II. Evaluation of Medical Opinion
Albertson contends that the ALJ erred in evaluating the opinion of her rheumatologist, Dr. Ulker Tok. On a checkbox form, Dr. Tok opined that, in a normal workday, Albertson could sit for four hours and stand or walk for two hours. (AR 499.) Dr. Tok also opined that Albertson could not lift 20 or more pounds, would need to shift positions every 30 minutes, and would be unable to use her hands for about 25% of the day. (AR 499-500.) Finally, Dr. Tok opined that Albertson would need extra breaks and would miss work three or four days of work per month. (AR 500.)
An ALJ must analyze each medical opinion for “supportability” and “consistency.” 20 C.F.R. § 404.1520c(b)(2). An opinion that is well-supported by objective medical evidence and explanation is more persuasive, as is an opinion that is consistent with evidence from other medical and nonmedical sources. Id. § 404.1520c(c)(1)-(2). In this case, the ALJ essentially copy-pasted his reasons for discounting Albertson's symptom testimony. (AR 23.) As discussed above, that reasoning was based on a misunderstanding of fibromyalgia. The longitudinal record shows that Albertson's condition fluctuated in severity over the course of years, and that she experienced severe, chronic pain. Normal examination results and occasional reports of relief do not undermine Albertson's symptoms, nor do they undermine Dr. Tok's assessment of her longtime patient. See Revels, 874 F.3d at 666-68 (faulting the ALJ for applying the same erroneous reasoning about fibromyalgia to both the claimant's testimony and her doctor's medical opinion).
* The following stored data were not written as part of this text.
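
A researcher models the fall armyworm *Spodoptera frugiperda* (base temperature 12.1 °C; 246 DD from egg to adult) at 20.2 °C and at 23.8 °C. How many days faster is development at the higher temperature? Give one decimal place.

9.3 days

At 20.2 °C: 246 / (20.2 − 12.1) = 246 / 8.1 = 30.370 d.
At 23.8 °C: 246 / (23.8 − 12.1) = 246 / 11.7 = 21.026 d.
Difference = |30.370 − 21.026| = 9.345 ≈ 9.3 days.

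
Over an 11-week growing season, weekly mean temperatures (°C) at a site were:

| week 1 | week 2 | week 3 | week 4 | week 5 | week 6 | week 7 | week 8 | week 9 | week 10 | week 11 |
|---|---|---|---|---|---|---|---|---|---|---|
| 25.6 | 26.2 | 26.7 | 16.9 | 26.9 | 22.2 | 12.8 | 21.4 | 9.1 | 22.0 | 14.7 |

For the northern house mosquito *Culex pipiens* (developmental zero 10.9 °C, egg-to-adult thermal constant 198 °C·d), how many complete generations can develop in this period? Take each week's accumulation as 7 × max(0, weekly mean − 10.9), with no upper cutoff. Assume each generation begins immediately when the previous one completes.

3 generations

Weekly DD (7 × max(0, T̄ − 10.9)): 102.9, 107.1, 110.6, 42.0, 112.0, 79.1, 13.3, 73.5, 0.0, 77.7, 26.6.
Season total = 744.8 DD.
Complete generations = ⌊744.8 / 198⌋ = 3.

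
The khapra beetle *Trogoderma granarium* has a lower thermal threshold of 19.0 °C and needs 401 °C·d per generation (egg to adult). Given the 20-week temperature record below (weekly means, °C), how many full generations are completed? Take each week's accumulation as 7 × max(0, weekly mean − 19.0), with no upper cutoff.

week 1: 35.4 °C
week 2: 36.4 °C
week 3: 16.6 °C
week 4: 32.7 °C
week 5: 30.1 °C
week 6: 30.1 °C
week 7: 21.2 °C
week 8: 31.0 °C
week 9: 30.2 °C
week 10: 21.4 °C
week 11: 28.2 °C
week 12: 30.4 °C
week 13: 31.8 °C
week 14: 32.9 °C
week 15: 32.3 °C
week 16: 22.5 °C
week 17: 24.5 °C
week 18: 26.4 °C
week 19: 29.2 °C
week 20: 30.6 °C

Weekly DD (7 × max(0, T̄ − 19.0)): 114.8, 121.8, 0.0, 95.9, 77.7, 77.7, 15.4, 84.0, 78.4, 16.8, 64.4, 79.8, 89.6, 97.3, 93.1, 24.5, 38.5, 51.8, 71.4, 81.2.
Season total = 1374.1 DD.
Complete generations = ⌊1374.1 / 401⌋ = 3.

3 generations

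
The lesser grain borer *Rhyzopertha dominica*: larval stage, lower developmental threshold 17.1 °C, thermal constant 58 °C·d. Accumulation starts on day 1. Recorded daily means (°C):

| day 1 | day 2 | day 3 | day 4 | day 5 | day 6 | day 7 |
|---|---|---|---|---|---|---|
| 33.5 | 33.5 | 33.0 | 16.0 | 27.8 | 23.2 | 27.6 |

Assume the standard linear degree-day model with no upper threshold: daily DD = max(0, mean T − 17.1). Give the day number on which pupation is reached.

day 5

Daily DD above 17.1 °C: 16.4, 16.4, 15.9, 0.0, 10.7, 6.1, 10.5.
Cumulative: 16.4, 32.8, 48.7, 48.7, 59.4, 65.5, 76.0.
The total first reaches 58 DD on day 5.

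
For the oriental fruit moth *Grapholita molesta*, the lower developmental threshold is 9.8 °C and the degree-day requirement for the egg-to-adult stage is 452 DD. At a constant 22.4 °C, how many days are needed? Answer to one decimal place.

Daily accumulation = 22.4 − 9.8 = 12.6 DD/day.
Duration = 452 / 12.6 = 35.873 ≈ 35.9 days.

35.9 days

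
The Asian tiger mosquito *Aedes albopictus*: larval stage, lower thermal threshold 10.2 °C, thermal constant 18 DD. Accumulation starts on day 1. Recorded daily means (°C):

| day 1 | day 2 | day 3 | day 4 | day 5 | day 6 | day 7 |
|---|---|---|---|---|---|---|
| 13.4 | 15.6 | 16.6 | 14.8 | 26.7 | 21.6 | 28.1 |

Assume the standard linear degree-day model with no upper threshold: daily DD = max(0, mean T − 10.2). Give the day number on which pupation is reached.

day 4

Daily DD above 10.2 °C: 3.2, 5.4, 6.4, 4.6, 16.5, 11.4, 17.9.
Cumulative: 3.2, 8.6, 15.0, 19.6, 36.1, 47.5, 65.4.
The total first reaches 18 DD on day 4.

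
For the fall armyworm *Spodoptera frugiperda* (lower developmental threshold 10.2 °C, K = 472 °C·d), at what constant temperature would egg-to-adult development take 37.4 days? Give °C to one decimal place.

Required daily accumulation = 472 / 37.4 = 12.620 DD/day.
T = T_base + 12.620 = 10.2 + 12.620 = 22.820 ≈ 22.8 °C.

22.8 °C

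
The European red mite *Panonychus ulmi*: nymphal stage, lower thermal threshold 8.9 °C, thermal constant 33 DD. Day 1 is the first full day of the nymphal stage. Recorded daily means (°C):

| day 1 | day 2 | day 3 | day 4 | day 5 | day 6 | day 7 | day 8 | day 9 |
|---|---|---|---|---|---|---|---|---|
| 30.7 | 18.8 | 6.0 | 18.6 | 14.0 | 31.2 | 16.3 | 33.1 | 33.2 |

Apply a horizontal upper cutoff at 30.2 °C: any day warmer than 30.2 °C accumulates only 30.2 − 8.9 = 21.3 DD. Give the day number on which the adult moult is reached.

Daily DD above 8.9 °C (capped at 21.3): 21.3, 9.9, 0.0, 9.7, 5.1, 21.3, 7.4, 21.3, 21.3.
Cumulative: 21.3, 31.2, 31.2, 40.9, 46.0, 67.3, 74.7, 96.0, 117.3.
The total first reaches 33 DD on day 4.

day 4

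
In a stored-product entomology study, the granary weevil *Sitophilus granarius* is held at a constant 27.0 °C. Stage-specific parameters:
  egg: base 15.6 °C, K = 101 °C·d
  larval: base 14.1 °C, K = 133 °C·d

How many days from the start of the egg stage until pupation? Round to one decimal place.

19.2 days

egg: 101 / (27.0 − 15.6) = 101 / 11.4 = 8.860 d.
larval: 133 / (27.0 − 14.1) = 133 / 12.9 = 10.310 d.
Sum = 19.170 ≈ 19.2 days.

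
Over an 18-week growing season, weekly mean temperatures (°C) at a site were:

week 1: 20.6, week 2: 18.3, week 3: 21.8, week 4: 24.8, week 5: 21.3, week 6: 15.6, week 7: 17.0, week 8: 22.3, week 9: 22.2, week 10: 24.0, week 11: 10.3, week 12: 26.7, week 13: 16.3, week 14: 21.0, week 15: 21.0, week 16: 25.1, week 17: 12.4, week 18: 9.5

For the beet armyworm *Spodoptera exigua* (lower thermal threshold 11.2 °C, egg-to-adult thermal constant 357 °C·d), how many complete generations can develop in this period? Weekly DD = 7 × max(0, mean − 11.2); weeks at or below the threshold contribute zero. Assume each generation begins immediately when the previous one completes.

Weekly DD (7 × max(0, T̄ − 11.2)): 65.8, 49.7, 74.2, 95.2, 70.7, 30.8, 40.6, 77.7, 77.0, 89.6, 0.0, 108.5, 35.7, 68.6, 68.6, 97.3, 8.4, 0.0.
Season total = 1058.4 DD.
Complete generations = ⌊1058.4 / 357⌋ = 2.

2 generations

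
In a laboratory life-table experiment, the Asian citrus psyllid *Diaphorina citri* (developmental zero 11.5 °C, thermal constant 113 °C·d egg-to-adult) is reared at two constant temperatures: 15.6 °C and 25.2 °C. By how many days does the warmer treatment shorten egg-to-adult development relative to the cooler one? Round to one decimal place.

At 15.6 °C: 113 / (15.6 − 11.5) = 113 / 4.1 = 27.561 d.
At 25.2 °C: 113 / (25.2 − 11.5) = 113 / 13.7 = 8.248 d.
Difference = |27.561 − 8.248| = 19.313 ≈ 19.3 days.

19.3 days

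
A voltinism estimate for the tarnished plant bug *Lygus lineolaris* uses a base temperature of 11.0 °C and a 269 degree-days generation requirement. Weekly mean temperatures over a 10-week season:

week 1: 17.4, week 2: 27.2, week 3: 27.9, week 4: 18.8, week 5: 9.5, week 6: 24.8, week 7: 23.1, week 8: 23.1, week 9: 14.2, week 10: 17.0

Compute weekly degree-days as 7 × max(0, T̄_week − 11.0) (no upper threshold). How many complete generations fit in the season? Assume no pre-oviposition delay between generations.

Weekly DD (7 × max(0, T̄ − 11.0)): 44.8, 113.4, 118.3, 54.6, 0.0, 96.6, 84.7, 84.7, 22.4, 42.0.
Season total = 661.5 DD.
Complete generations = ⌊661.5 / 269⌋ = 2.

2 generations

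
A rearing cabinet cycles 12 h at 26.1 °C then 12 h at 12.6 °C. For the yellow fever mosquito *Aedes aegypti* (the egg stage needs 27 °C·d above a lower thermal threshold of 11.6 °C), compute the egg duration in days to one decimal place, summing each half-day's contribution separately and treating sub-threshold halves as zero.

3.5 days

Day half: max(0, 26.1 − 11.6) × 0.5 = 14.5 × 0.5 = 7.25 DD.
Night half: max(0, 12.6 − 11.6) × 0.5 = 1.0 × 0.5 = 0.50 DD.
Per 24 h: 7.75 DD/day.
Duration = 27 / 7.75 = 3.484 ≈ 3.5 days.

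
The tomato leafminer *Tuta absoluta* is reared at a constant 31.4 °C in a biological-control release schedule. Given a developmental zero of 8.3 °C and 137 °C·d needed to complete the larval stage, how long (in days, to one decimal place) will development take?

5.9 days

Daily accumulation = 31.4 − 8.3 = 23.1 DD/day.
Duration = 137 / 23.1 = 5.931 ≈ 5.9 days.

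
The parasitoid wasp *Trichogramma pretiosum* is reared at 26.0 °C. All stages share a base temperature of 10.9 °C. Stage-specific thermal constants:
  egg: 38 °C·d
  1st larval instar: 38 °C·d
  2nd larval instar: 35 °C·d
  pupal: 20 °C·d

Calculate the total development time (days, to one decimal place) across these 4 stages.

8.7 days

Daily accumulation at 26.0 °C = 26.0 − 10.9 = 15.1 DD/day.
Total K = 38 + 38 + 35 + 20 = 131 DD.
Total duration = 131 / 15.1 = 8.675 ≈ 8.7 days.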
This error was also harmful. Under Dr. Tok's assessment, Albertson could not maintain work because she would miss multiple days per month. (AR 58.) Thus, the ALJ's error was not “inconsequential to the ultimate nondisability determination.” Ford, 950 F.3d at 1157 (quoting Tommasetti, 533 F.3d at 1038).
* * *
The Court finds that the ALJ committed harmful error in rejecting Albertson's symptom testimony and Dr. Tok's medical opinion. Albertson does not contend that she is entitled to an immediate award of benefits, and the Court finds that remand is appropriate in any event. Therefore, IT IS RECOMMENDED that the Commissioner's decision be reversed, and that this matter be remanded back to the agency for a new hearing and decision.
This recommendation is not immediately appealable to the United States Court of Appeals for the Ninth Circuit. The parties shall have fourteen days from the date of service of this recommendation to file specific written objections with the district court. The parties shall have fourteen days to file responses to any objections. 28 U.S.C. § 636(b)(1); Fed.R.Civ.P. 72(b)(2). No replies may be filed absent prior authorization by the district court. Failure to file timely objections may result in the acceptance of this recommendation without de novo review. United States v. Reyna-Tapia, 328 F.3d 1114, 1121 (9th Cir. 2003) (en banc).
The Clerk of Court is directed to terminate the referral of this matter. Filed objections should bear the following case number: CV-21-00289-TUC-SHR.